Anno dopo anno il festival diventa una best practice di livello internazionale, grazie all’incessante lavoro della grande squadra di professionisti dell’agenzia di comunicazione palermitana Feedback Srl. Quest’anno, la rassegna internazionale enogastronomica più nota del Mediterraneo, si è aperta il 21 settembre, contrassegnata dall’hashtag “#emozioniunite”. Il festival, per chi non lo conoscesse, parte proprio dall’idea del cibo come strumento di integrazione culturale: come i granelli del cous cous, piatto protagonista, la manifestazione diventa il pretesto per “incocciare” culture e tradizioni diverse, diventa simbolo dell’unione dei popoli che si affacciano sul Mediterraneo e della loro storia.

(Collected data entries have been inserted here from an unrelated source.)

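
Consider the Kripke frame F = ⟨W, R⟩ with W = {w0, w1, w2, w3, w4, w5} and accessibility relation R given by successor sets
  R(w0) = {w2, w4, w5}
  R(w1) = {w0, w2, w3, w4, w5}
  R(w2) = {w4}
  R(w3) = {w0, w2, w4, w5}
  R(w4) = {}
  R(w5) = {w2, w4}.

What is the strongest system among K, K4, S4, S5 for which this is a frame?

Transitive (axiom 4): yes — every two-step R-path is closed by a direct edge.
Reflexive (axiom T): no — w0 is not related to itself.
Euclidean (axiom 5): no — w0 R w2 and w0 R w5, but not w2 R w5.
So F validates K, K4; S4 would additionally require R to be reflexive. The strongest is K4.

K4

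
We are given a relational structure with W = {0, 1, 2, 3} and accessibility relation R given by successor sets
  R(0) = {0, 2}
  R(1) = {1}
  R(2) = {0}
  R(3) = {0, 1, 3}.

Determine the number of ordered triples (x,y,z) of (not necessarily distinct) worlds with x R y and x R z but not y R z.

Enumerating: (0,2,2), (3,0,1), (3,0,3), (3,1,0), (3,1,3).

5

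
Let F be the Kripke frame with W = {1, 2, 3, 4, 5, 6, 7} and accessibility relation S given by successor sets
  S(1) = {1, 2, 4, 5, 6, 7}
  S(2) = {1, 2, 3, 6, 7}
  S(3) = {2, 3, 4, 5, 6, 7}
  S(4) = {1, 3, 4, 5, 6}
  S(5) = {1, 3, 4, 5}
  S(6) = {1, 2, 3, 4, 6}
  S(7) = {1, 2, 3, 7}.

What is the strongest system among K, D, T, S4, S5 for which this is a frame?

T

Serial (axiom D): yes — every world has a successor (e.g. 1 S 1).
Reflexive (axiom T): yes — every world is S-related to itself.
Transitive (axiom 4): no — 1 S 2 and 2 S 3, but not 1 S 3.
Euclidean (axiom 5): no — 1 S 2 and 1 S 4, but not 2 S 4.
So F validates K, D, T; S4 would additionally require S to be transitive. The strongest is T.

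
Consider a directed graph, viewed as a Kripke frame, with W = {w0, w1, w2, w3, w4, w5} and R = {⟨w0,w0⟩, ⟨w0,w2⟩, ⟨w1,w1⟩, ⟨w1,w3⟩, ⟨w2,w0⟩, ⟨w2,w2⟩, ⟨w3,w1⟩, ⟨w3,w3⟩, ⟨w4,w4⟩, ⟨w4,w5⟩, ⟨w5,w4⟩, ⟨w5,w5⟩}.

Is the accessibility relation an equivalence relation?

Yes

Reflexive: yes — every world is R-related to itself.
Symmetric: yes — every pair in R has its reverse in R.
Transitive: yes — every two-step R-path is closed by a direct edge.
So R is an equivalence relation.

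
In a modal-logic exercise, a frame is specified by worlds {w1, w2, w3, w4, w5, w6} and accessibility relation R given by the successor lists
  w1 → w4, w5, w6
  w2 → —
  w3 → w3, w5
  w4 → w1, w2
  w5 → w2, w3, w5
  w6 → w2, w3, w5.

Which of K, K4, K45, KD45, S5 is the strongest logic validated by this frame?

K

Transitive (axiom 4): no — w1 R w4 and w4 R w2, but not w1 R w2.
Euclidean (axiom 5): no — w1 R w4 and w1 R w5, but not w4 R w5.
Serial (axiom D): no — w2 has no R-successor.
Reflexive (axiom T): no — w1 is not related to itself.
So F validates K; K4 would additionally require R to be transitive. The strongest is K.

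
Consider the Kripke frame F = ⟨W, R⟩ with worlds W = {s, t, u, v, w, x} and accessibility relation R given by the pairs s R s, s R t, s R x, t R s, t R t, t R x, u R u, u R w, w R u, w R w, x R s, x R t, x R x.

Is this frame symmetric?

Symmetric: yes — every pair in R has its reverse in R.

Yes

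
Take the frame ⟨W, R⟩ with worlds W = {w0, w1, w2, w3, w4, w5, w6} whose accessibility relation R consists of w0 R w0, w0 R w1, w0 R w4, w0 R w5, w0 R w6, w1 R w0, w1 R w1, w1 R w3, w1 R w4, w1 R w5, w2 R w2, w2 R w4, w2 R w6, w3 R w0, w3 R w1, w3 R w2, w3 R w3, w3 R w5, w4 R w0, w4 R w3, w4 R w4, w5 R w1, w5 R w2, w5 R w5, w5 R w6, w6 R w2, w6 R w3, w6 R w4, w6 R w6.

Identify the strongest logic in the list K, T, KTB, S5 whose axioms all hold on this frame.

T

Reflexive (axiom T): yes — every world is R-related to itself.
Symmetric (axiom B): no — w0 R w5 but not w5 R w0.
Euclidean (axiom 5): no — w0 R w1 and w0 R w6, but not w1 R w6.
So F validates K, T; KTB would additionally require R to be symmetric. The strongest is T.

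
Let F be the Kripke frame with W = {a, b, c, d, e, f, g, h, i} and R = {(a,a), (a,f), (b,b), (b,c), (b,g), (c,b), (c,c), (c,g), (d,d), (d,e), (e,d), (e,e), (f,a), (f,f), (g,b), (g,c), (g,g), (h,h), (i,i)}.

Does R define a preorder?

Yes

Reflexive: yes — every world is R-related to itself.
Transitive: yes — every two-step R-path is closed by a direct edge.
So R is a preorder.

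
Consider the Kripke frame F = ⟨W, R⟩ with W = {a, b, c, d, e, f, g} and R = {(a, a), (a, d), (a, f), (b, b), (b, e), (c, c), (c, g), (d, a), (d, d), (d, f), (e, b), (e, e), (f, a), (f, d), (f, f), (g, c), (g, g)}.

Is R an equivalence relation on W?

Yes

Reflexive: yes — every world is R-related to itself.
Symmetric: yes — every pair in R has its reverse in R.
Transitive: yes — every two-step R-path is closed by a direct edge.
So R is an equivalence relation.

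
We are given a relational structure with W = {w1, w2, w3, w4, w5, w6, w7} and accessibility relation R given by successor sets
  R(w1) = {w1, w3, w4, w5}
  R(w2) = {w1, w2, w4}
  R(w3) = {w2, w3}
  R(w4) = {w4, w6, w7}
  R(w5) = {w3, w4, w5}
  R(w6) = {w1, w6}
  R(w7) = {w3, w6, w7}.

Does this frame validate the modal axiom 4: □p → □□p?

The schema 4 characterises exactly the transitive frames.
Transitive: no — w1 R w3 and w3 R w2, but not w1 R w2.

No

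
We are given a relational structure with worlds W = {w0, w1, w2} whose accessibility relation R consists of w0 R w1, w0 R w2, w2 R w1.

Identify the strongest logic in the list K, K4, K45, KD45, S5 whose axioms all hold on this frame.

Transitive (axiom 4): yes — every two-step R-path is closed by a direct edge.
Euclidean (axiom 5): no — w0 R w1 and w0 R w2, but not w1 R w2.
Serial (axiom D): no — w1 has no R-successor.
Reflexive (axiom T): no — w0 is not related to itself.
So F validates K, K4; K45 would additionally require R to be Euclidean. The strongest is K4.

K4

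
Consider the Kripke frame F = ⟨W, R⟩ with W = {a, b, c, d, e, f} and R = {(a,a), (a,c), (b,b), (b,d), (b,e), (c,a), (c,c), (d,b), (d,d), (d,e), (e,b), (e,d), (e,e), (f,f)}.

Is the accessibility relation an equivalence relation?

Yes

Reflexive: yes — every world is R-related to itself.
Symmetric: yes — every pair in R has its reverse in R.
Transitive: yes — every two-step R-path is closed by a direct edge.
So R is an equivalence relation.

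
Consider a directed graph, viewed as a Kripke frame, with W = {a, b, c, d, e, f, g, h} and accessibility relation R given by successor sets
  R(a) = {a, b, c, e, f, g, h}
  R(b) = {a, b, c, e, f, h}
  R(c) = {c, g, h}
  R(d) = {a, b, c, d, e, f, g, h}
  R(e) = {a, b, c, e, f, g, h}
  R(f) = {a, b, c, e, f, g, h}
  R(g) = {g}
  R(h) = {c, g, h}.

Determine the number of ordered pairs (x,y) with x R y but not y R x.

Enumerating: (a,c), (a,g), (a,h), (b,c), (b,h), (c,g), (d,a), (d,b), (d,c), (d,e), (d,f), (d,g), … and 8 more.
Total: 20.

20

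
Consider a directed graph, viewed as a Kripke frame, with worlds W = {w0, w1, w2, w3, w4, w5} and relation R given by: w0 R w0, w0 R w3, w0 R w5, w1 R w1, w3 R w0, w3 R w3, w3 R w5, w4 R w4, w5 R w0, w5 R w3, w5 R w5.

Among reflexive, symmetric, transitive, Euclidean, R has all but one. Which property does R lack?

Reflexive: no — w2 is not related to itself.
Symmetric: yes — every pair in R has its reverse in R.
Transitive: yes — every two-step R-path is closed by a direct edge.
Euclidean: yes — any two successors of a common world are R-related.
Only reflexive fails.

reflexive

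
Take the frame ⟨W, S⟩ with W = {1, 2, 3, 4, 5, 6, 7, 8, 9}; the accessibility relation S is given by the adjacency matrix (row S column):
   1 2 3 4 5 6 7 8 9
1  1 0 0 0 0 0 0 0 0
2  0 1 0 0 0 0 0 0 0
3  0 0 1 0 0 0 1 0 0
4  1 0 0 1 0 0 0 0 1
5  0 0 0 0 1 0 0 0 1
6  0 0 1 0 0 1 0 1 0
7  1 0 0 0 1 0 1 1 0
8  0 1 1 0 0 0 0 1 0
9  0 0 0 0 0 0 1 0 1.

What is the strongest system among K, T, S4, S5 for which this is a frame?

T

Reflexive (axiom T): yes — every world is S-related to itself.
Transitive (axiom 4): no — 3 S 7 and 7 S 1, but not 3 S 1.
Euclidean (axiom 5): no — 4 S 1 and 4 S 9, but not 1 S 9.
So F validates K, T; S4 would additionally require S to be transitive. The strongest is T.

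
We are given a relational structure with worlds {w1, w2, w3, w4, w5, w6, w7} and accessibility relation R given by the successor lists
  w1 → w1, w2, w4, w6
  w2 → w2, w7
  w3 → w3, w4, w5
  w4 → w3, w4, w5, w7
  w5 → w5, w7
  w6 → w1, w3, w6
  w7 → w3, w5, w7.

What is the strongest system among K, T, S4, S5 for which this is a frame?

T

Reflexive (axiom T): yes — every world is R-related to itself.
Transitive (axiom 4): no — w1 R w2 and w2 R w7, but not w1 R w7.
Euclidean (axiom 5): no — w1 R w2 and w1 R w4, but not w2 R w4.
So F validates K, T; S4 would additionally require R to be transitive. The strongest is T.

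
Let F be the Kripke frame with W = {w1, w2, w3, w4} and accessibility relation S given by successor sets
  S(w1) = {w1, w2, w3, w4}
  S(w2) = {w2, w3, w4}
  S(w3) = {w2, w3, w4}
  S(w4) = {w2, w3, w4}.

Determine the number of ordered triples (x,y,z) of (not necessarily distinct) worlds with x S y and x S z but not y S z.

Enumerating: (w1,w2,w1), (w1,w3,w1), (w1,w4,w1).

3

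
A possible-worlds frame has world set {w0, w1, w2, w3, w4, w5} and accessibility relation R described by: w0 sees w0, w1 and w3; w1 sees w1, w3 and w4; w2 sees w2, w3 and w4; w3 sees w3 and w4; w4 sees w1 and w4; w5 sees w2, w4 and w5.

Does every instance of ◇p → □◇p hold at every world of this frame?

Axiom 5 corresponds to the accessibility relation being Euclidean.
Euclidean: no — w0 R w3 and w0 R w1, but not w3 R w1.

No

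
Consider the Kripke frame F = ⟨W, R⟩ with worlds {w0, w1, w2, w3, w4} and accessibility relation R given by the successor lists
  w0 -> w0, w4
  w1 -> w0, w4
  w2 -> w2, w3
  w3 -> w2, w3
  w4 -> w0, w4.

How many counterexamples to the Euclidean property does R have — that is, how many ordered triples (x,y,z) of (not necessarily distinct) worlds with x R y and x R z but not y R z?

R is Euclidean; there are no such tuples.

0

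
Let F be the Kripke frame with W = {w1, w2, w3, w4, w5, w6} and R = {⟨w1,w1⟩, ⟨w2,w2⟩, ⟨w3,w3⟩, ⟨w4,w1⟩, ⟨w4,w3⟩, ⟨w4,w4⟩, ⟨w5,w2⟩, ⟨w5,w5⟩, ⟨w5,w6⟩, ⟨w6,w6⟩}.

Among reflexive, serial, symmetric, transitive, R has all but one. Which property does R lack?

symmetric

Reflexive: yes — every world is R-related to itself.
Serial: yes — every world has a successor (e.g. w1 R w1).
Symmetric: no — w4 R w1 but not w1 R w4.
Transitive: yes — every two-step R-path is closed by a direct edge.
Only symmetric fails.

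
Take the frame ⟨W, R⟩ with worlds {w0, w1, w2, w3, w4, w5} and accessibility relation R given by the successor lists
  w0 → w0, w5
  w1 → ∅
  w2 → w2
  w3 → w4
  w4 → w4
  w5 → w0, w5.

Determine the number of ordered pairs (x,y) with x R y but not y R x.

Enumerating: (w3,w4).

1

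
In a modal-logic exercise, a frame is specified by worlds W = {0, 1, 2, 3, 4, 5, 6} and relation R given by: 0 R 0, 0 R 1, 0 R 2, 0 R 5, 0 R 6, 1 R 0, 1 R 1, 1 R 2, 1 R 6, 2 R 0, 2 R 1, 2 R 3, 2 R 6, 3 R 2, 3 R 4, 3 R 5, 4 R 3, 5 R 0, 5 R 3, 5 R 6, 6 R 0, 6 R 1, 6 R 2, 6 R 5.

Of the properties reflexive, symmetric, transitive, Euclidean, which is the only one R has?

symmetric

Reflexive: no — 2 is not related to itself.
Symmetric: yes — every pair in R has its reverse in R.
Transitive: no — 0 R 2 and 2 R 3, but not 0 R 3.
Euclidean: no — 0 R 1 and 0 R 5, but not 1 R 5.
Only symmetric holds.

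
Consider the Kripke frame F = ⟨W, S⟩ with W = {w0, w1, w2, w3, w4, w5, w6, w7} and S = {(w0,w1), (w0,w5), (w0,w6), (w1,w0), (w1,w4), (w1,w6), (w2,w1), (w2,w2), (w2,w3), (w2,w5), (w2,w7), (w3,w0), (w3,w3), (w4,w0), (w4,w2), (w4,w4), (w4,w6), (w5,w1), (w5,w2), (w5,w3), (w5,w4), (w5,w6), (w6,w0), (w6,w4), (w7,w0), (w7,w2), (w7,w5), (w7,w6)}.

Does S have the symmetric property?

No

Symmetric: no — w0 S w5 but not w5 S w0.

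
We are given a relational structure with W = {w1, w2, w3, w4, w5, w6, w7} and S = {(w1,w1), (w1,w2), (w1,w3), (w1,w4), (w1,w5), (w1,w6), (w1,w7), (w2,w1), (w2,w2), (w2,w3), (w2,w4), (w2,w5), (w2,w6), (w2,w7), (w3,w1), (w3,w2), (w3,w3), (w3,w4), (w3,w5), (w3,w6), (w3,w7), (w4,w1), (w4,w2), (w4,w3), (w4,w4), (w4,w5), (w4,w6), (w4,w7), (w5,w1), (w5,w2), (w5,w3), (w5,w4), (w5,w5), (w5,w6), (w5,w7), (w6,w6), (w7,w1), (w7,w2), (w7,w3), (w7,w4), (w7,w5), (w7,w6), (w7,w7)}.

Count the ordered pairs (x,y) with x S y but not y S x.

6

Enumerating: (w1,w6), (w2,w6), (w3,w6), (w4,w6), (w5,w6), (w7,w6).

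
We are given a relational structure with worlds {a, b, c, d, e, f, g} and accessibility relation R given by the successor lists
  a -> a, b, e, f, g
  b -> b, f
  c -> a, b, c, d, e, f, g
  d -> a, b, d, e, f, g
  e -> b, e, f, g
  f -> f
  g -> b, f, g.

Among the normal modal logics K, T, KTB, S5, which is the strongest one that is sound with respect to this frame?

T

Reflexive (axiom T): yes — every world is R-related to itself.
Symmetric (axiom B): no — a R b but not b R a.
Euclidean (axiom 5): no — a R b and a R e, but not b R e.
So F validates K, T; KTB would additionally require R to be symmetric. The strongest is T.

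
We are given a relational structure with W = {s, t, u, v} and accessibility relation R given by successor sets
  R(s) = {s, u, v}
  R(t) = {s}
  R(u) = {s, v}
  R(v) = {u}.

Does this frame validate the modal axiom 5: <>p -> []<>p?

No

By correspondence theory, 5 is valid on a frame iff R is Euclidean.
Euclidean: no — u R v and u R s, but not v R s.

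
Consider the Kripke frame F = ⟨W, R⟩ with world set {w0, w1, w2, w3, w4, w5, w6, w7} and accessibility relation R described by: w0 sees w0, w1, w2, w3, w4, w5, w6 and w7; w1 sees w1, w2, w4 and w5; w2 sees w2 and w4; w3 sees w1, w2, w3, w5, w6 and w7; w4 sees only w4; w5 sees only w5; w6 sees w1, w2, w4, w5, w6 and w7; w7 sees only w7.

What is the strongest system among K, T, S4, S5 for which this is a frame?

Reflexive (axiom T): yes — every world is R-related to itself.
Transitive (axiom 4): no — w3 R w1 and w1 R w4, but not w3 R w4.
Euclidean (axiom 5): no — w0 R w1 and w0 R w3, but not w1 R w3.
So F validates K, T; S4 would additionally require R to be transitive. The strongest is T.

T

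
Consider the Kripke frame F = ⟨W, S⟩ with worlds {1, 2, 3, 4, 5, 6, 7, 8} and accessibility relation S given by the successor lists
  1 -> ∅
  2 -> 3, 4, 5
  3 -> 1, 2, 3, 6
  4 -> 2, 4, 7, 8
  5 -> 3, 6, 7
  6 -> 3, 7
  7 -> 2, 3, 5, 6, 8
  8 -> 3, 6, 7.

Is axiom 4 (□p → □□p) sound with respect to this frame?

No

Axiom 4 corresponds to the accessibility relation being transitive.
Transitive: no — 2 S 3 and 3 S 1, but not 2 S 1.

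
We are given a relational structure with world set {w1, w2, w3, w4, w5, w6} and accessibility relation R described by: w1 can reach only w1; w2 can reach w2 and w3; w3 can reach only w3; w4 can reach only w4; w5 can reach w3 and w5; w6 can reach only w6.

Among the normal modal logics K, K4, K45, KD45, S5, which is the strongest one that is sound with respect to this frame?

Transitive (axiom 4): yes — every two-step R-path is closed by a direct edge.
Euclidean (axiom 5): no — w2 R w3 and w2 R w2, but not w3 R w2.
Serial (axiom D): yes — every world has a successor (e.g. w1 R w1).
Reflexive (axiom T): yes — every world is R-related to itself.
So F validates K, K4; K45 would additionally require R to be Euclidean. The strongest is K4.

K4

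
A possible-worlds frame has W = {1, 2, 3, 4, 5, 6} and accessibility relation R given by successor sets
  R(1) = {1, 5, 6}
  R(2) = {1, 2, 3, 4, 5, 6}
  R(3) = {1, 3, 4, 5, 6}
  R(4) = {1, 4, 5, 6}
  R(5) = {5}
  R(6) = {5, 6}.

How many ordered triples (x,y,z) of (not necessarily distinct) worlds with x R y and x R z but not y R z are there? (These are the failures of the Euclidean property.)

35

Enumerating: (1,5,1), (1,5,6), (1,6,1), (2,1,2), (2,1,3), (2,1,4), (2,3,2), (2,4,2), (2,4,3), (2,5,1), (2,5,2), (2,5,3), … and 23 more.
Total: 35.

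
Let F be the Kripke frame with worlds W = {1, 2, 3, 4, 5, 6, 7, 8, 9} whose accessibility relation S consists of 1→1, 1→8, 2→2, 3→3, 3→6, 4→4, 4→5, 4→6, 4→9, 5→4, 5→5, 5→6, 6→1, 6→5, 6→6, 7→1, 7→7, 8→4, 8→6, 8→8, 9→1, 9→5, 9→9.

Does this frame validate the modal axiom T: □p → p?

Yes

By correspondence theory, T is valid on a frame iff S is reflexive.
Reflexive: yes — every world is S-related to itself.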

“Ieri sera siamo stati a cena con le delegazioni internazionali: dieci Paesi, tutti gli chef, tutta la giuria e la conduzione. Molti di loro non si erano mai incontrati, si sono conosciuti in questo posto. Anche quest’anno si è ripetuto questo rito bellissimo – racconta Canzio Marcello Orlando, partner (assieme a Federico La Cavera e Roberto Vecchioni) dell’agenzia di comunicazione palermitana Feedback Srl, producer del Cous Cous Fest – al di là della competizione  – continua Marcello –  quando vedi, in cucina, chef di tutto il mondo che si aiutano l’uno con l’altro e si agevolano, nonostante ci sia una competizione che assegna un premio e che ha un significato in termini visibilità (perché vincere questa gara significa sicuramente andare alla ribalta nazionale dei media e quindi lavorare di più), pensi che davvero la cucina unisce! Ricordo che anni fa un alto prelato disse ‘a tavola non si litiga mai’ ed è proprio vero, questa è una delle soddisfazioni più belle che ogni anno ci regala il Cous Cous Fest”.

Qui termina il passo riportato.